Bitter Fruit is a challenging read. But it is also an incredibly rewarding one. Nadine Gordimer, Andre Brink etc have provided the voices of white South African dissension, but Dangor’s novel helps provide a different perspective. The characters in Bitter Fruit ensure no one singular voice is presented, that a multifaceted account is provided, reflecting a modern day South Africa.

And, growing up in one of the ‘coloured’ townships of Johannesburg, witnessing first hand the violence, despair and injustice of an apartheid state before rising, via ANC activism, to head the Nelson Mandela Foundation, Achmat Dangor’s voice can be assumed to be genuine and authentic.

Bitter Fruit was shortlisted for the 2004 Booker Prize but lost out to Alan Hollinghurst’s The Line of Beauty.

‘In a Strange Room’ by Damon Galgut

in-a-strange-roomSince starting on my personal determination to read all winning and shortlisted books of both the Man Booker and Miles Franklin awards, new names (to me) are constantly popping up. South African novelist and playwright Damon Galgut is just such a writer.

In a Strange Room is Galgut’s seventh book and was nominated for the 2010 Man Booker Prize – yet he is no stranger to awards. His earlier The Good Doctor (2003) also found itself on the Booker shortlist and picked up the Commonwealth Writers Prize (Africa).
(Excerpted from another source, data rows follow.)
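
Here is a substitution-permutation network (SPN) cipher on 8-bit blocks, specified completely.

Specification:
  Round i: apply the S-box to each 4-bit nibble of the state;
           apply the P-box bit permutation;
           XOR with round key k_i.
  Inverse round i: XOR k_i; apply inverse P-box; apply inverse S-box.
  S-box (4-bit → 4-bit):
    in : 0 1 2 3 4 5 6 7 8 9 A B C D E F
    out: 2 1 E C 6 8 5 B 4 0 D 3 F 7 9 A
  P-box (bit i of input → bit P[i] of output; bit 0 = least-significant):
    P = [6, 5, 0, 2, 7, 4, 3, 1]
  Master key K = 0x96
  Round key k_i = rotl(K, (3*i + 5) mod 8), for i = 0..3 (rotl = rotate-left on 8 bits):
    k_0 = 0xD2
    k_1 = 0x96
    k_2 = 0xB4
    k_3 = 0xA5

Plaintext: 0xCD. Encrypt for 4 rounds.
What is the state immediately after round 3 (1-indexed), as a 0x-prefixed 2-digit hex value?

s_0 = plaintext = 0xCD
s_1 = Round(s_0, k_0) = 0x29
s_2 = Round(s_1, k_1) = 0x8C
s_3 = Round(s_2, k_2) = 0xD9
s_4 = Round(s_3, k_3) = 0x3D

0xD9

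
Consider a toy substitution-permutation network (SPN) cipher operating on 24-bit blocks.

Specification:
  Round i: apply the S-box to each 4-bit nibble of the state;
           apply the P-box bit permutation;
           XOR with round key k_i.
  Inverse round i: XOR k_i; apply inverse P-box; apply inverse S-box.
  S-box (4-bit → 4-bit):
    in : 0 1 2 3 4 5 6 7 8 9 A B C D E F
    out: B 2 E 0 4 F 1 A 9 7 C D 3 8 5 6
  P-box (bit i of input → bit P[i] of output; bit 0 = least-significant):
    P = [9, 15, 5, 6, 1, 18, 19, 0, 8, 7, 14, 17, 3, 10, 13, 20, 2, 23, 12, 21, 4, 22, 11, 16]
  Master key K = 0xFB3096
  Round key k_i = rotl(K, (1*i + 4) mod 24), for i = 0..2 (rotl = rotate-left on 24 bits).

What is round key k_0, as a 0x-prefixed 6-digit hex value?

K = 0xFB3096
k_0 = rotl(K, (1*0+4) mod 24) = rotl(K, 4) = 0xB3096F

0xB3096F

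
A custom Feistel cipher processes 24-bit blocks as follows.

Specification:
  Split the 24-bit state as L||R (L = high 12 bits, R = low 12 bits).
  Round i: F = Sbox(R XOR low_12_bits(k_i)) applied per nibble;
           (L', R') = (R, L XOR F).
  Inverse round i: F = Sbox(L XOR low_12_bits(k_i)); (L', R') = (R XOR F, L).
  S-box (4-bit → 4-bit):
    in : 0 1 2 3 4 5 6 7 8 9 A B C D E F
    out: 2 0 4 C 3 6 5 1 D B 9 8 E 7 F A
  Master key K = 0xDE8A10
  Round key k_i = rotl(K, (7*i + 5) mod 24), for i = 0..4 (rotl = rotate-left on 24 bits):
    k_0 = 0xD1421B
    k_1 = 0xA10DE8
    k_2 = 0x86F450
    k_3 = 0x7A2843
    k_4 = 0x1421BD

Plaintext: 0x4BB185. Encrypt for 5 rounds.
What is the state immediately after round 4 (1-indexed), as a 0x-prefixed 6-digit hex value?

s_0 = plaintext = 0x4BB185
s_1 = Round(s_0, k_0) = 0x185804
s_2 = Round(s_1, k_1) = 0x80477B
s_3 = Round(s_2, k_2) = 0x77B44C
s_4 = Round(s_3, k_3) = 0x44C951
s_5 = Round(s_4, k_4) = 0x9519B2

0x44C951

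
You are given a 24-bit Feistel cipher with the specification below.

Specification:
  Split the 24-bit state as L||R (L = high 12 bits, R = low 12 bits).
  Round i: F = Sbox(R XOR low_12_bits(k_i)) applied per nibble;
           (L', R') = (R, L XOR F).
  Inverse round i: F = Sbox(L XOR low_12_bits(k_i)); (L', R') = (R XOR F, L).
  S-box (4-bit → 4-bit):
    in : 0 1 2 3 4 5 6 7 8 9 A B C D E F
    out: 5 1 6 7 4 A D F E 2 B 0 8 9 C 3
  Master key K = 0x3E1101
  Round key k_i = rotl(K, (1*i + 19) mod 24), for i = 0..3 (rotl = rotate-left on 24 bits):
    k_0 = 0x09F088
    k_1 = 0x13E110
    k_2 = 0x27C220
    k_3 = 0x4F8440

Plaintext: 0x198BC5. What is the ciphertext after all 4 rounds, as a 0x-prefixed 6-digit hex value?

s_0 = plaintext = 0x198BC5
s_1 = Round(s_0, k_0) = 0xBC51D1
s_2 = Round(s_1, k_1) = 0x1D1E44
s_3 = Round(s_2, k_2) = 0xE44905
s_4 = Round(s_3, k_3) = 0x90570E

0x90570E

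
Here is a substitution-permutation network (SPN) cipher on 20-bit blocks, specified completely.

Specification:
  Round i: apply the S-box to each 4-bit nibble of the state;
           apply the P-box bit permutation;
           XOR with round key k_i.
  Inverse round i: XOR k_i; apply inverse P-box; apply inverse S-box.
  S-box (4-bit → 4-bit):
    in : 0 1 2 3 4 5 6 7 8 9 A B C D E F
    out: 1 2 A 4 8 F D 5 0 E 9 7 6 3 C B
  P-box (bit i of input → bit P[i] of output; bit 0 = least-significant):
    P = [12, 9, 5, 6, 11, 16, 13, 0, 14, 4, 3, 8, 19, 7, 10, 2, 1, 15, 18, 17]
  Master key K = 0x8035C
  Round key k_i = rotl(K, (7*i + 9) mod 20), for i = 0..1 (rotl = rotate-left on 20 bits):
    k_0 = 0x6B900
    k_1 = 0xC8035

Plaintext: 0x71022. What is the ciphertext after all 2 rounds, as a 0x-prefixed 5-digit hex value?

s_0 = plaintext = 0x71022
s_1 = Round(s_0, k_0) = 0x3FBC3
s_2 = Round(s_1, k_1) = 0x1E089

0x1E089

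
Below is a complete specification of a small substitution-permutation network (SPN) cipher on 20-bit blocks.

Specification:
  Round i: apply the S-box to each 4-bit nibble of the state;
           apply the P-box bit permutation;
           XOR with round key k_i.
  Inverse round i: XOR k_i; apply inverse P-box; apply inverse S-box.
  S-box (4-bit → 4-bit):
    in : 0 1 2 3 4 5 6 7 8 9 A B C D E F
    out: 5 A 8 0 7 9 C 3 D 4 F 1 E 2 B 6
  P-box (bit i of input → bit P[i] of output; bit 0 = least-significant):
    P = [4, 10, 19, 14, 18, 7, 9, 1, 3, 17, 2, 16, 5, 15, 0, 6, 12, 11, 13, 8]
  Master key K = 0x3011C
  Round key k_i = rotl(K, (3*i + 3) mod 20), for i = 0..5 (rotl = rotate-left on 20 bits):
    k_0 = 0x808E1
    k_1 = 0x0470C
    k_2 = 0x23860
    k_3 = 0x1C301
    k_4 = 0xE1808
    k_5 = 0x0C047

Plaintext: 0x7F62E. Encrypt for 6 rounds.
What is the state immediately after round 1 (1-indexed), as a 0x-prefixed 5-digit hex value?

0x9D4F6

s_0 = plaintext = 0x7F62E
s_1 = Round(s_0, k_0) = 0x9D4F6
s_2 = Round(s_1, k_1) = 0xAA580
s_3 = Round(s_2, k_2) = 0xF831B
s_4 = Round(s_3, k_3) = 0x1EBF2
s_5 = Round(s_4, k_4) = 0xED3E0
s_6 = Round(s_5, k_5) = 0xC59D5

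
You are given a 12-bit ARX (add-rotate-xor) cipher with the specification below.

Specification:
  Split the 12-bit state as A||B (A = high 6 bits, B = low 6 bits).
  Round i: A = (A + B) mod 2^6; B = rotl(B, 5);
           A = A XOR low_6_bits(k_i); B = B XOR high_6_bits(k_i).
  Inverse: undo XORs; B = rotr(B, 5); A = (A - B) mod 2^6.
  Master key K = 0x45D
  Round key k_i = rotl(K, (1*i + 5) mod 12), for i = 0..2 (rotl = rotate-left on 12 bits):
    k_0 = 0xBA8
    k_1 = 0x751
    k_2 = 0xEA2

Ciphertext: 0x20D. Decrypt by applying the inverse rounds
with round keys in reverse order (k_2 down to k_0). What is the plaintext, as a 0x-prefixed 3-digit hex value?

s_0 = ciphertext = 0x20D
s_1 = InvRound(s_0, k_2) = 0xEEF
s_2 = InvRound(s_1, k_1) = 0x165
s_3 = InvRound(s_2, k_0) = 0x5D6

0x5D6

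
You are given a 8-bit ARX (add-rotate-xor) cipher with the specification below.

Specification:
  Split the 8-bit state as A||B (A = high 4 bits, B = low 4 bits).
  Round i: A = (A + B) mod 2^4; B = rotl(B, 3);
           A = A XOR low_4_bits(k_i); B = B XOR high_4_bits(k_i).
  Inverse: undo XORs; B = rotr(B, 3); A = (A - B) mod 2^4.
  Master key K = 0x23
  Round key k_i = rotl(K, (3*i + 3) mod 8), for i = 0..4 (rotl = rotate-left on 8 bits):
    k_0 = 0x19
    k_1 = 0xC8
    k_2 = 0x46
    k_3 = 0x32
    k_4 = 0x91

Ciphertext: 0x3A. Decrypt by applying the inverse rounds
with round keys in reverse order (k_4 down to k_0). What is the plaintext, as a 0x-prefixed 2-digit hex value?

s_0 = ciphertext = 0x3A
s_1 = InvRound(s_0, k_4) = 0xC6
s_2 = InvRound(s_1, k_3) = 0x4A
s_3 = InvRound(s_2, k_2) = 0x5D
s_4 = InvRound(s_3, k_1) = 0xB2
s_5 = InvRound(s_4, k_0) = 0xC6

0xC6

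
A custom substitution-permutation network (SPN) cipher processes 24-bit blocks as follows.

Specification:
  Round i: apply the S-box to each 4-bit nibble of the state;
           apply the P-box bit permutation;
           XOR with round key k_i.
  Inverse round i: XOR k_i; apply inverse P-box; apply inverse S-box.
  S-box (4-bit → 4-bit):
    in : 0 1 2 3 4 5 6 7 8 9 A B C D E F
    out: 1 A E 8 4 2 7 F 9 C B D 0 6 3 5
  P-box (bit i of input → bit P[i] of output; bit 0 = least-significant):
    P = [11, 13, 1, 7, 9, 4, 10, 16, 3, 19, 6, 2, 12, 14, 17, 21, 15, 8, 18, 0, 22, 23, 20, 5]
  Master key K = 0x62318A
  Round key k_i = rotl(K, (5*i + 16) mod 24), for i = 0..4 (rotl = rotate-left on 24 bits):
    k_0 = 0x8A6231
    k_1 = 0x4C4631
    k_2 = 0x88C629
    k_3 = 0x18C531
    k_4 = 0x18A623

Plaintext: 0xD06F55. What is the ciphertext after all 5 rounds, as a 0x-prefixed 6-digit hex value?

s_0 = plaintext = 0xD06F55
s_1 = Round(s_0, k_0) = 0x189269
s_2 = Round(s_1, k_1) = 0xE6C0C6
s_3 = Round(s_2, k_2) = 0x4C6F23
s_4 = Round(s_3, k_3) = 0x0B91E9
s_5 = Round(s_4, k_4) = 0x7624B4

0x7624B4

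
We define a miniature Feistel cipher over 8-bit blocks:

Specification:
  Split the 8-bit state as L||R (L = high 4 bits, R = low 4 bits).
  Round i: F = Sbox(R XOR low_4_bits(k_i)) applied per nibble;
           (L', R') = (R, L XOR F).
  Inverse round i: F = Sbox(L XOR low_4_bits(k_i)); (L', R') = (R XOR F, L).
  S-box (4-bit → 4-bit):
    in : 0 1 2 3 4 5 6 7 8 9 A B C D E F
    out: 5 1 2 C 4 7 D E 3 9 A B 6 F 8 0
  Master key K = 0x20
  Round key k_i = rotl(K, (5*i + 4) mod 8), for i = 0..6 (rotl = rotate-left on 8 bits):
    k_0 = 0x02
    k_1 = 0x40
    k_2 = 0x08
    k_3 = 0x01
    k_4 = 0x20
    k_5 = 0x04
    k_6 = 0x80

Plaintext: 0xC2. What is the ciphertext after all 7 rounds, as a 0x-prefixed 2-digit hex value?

s_0 = plaintext = 0xC2
s_1 = Round(s_0, k_0) = 0x29
s_2 = Round(s_1, k_1) = 0x9B
s_3 = Round(s_2, k_2) = 0xB5
s_4 = Round(s_3, k_3) = 0x5F
s_5 = Round(s_4, k_4) = 0xF5
s_6 = Round(s_5, k_5) = 0x5E
s_7 = Round(s_6, k_6) = 0xED

0xED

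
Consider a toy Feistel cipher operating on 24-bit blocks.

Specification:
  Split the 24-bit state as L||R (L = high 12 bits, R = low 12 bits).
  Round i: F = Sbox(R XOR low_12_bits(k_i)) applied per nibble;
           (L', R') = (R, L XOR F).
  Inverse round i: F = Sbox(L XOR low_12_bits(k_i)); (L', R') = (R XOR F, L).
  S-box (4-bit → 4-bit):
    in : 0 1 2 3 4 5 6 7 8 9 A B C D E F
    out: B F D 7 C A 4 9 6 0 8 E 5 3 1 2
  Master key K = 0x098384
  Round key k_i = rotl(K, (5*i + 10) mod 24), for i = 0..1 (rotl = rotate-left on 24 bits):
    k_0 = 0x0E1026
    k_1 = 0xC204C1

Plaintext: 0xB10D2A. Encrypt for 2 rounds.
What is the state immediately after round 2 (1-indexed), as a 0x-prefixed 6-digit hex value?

0x8A5866

s_0 = plaintext = 0xB10D2A
s_1 = Round(s_0, k_0) = 0xD2A8A5
s_2 = Round(s_1, k_1) = 0x8A5866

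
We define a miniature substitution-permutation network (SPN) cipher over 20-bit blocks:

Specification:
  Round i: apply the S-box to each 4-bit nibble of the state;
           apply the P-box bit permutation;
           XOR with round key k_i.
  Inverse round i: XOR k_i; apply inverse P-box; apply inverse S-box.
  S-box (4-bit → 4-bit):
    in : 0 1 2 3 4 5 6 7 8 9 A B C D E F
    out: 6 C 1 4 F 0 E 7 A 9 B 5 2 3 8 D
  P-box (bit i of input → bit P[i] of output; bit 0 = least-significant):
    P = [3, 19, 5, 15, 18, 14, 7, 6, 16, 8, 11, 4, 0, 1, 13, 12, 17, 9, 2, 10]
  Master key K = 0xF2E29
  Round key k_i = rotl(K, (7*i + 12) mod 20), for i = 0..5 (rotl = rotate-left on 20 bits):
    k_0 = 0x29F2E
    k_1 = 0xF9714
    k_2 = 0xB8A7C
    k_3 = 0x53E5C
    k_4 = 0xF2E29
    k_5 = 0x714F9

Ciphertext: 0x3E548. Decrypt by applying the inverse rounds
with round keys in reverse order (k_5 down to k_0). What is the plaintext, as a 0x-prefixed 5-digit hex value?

0xBC375

s_0 = ciphertext = 0x3E548
s_1 = InvRound(s_0, k_5) = 0x5F871
s_2 = InvRound(s_1, k_4) = 0xAEE8A
s_3 = InvRound(s_2, k_3) = 0xB8948
s_4 = InvRound(s_3, k_2) = 0x05853
s_5 = InvRound(s_4, k_1) = 0x4D7A8
s_6 = InvRound(s_5, k_0) = 0xBC375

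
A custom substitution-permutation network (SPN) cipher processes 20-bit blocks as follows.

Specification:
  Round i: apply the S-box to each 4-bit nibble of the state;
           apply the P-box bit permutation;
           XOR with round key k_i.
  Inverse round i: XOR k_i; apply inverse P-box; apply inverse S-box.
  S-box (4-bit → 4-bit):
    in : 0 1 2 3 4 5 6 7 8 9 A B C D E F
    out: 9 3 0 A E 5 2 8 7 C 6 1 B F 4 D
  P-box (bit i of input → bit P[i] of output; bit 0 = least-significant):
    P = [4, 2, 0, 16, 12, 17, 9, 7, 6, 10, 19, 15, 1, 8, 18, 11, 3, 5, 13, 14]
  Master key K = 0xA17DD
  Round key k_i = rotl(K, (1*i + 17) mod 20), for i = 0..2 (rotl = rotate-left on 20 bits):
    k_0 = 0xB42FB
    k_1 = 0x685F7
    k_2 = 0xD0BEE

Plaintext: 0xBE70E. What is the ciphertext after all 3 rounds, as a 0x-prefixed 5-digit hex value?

0x88F3B

s_0 = plaintext = 0xBE70E
s_1 = Round(s_0, k_0) = 0xFD272
s_2 = Round(s_1, k_1) = 0x2EC7D
s_3 = Round(s_2, k_2) = 0x88F3B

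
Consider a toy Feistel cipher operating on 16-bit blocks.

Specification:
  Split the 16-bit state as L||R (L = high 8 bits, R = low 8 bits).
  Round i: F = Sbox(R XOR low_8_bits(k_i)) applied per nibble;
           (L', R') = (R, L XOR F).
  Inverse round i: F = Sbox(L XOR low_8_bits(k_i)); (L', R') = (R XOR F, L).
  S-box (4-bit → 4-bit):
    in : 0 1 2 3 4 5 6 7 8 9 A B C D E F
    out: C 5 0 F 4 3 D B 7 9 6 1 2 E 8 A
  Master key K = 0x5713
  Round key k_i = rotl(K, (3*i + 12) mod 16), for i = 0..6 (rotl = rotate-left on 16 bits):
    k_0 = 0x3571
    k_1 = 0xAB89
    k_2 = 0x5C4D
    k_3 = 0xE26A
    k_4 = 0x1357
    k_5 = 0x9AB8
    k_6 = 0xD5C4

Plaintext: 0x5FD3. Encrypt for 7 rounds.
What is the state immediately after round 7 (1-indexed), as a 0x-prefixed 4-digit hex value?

s_0 = plaintext = 0x5FD3
s_1 = Round(s_0, k_0) = 0xD33F
s_2 = Round(s_1, k_1) = 0x3FCE
s_3 = Round(s_2, k_2) = 0xCE40
s_4 = Round(s_3, k_3) = 0x40C8
s_5 = Round(s_4, k_4) = 0xC8DA
s_6 = Round(s_5, k_5) = 0xDA18
s_7 = Round(s_6, k_6) = 0x1838

0x1838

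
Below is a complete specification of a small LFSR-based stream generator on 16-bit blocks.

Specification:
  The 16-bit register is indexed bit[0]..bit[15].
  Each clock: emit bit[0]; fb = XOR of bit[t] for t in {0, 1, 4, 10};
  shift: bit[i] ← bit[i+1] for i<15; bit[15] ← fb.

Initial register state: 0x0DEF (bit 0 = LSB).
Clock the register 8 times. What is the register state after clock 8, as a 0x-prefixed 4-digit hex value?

reg_0 = 0x0DEF
clock 1: out=1, reg = 0x86F7
clock 2: out=1, reg = 0x437B
clock 3: out=1, reg = 0xA1BD
clock 4: out=1, reg = 0x50DE
clock 5: out=0, reg = 0x286F
clock 6: out=1, reg = 0x1437
clock 7: out=1, reg = 0x0A1B
clock 8: out=1, reg = 0x850D

0x850D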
A relatively short novel (around 180 pages), In a Strange Room is a startlingly beautiful yet melancholic book, a haunting evocation of place and time. Divided into three journeys, there is a restlessness and sense of placelessness that pervades as the protagonist, Damon, leaves South Africa to journey through Greece, Lesotho, India. He seemingly belongs nowhere, living temporarily in Cape Town or Pretoria when ‘home’ yet constantly on the move when away from his country of birth – “never going towards something, but always away, away.”

Homoerotic undertones underscore the first two of Damon’s journeys – firstly with the beautiful German, Rainer, and later with the Swiss youth, Jerome. But the relationships are never consummated in spite of reciprocal intimations, as “one is too scared and the other too proud.” Yet the attraction remains, driving Damon, in the case of Jerome, to join him and his travelling companions across Africa (Zambia, Malawi, Tanzania, Kenya) and, later, to travel to Switzerland itself.

All three journeys end, in their own way, in tragedy, with the third and final story, The Guardian, harrowing for Damon as he cares for the psychotic Anna whilst dealing with life-sapping Indian bureaucracy. It’s claustrophobic and insular (unlike the previous journeys and their distant horizons) with the internal landscapes of doubt, failure and self-worth explored in elegant, minimalist language.

Part travelogue, part memoire (based, apparently, on true events), part novel, In a Strange Room is something of a hybrid. Written mainly in the third person but occasionally switching to first person singular adds to the unsettling otherness and ambiguity of the book. Such a technique also enhances the validity of observation, providing an objective perspective on events as well as opinions.

Only at the end do we get a sense of any permanence for Damon, although experience has shown that this may be temporary.

A journey is a gesture inscribed in space, it vanishes even as it’s made. You go from one place to another place, and on to somewhere else again, and already behind you there is no trace that you were ever there … In the room you slept in last night a stranger lies in the bed. Dust covers over your footprints, the marks of your fingers are wiped off the door, from the floor and table the bits and pieces of evidence that you might have dropped are swept up and thrown away and they never come back again. The very air closes behind you like water and soon your presence, which felt so weighty and permanent, has completely gone. Things happen once only and are never repeated, never return.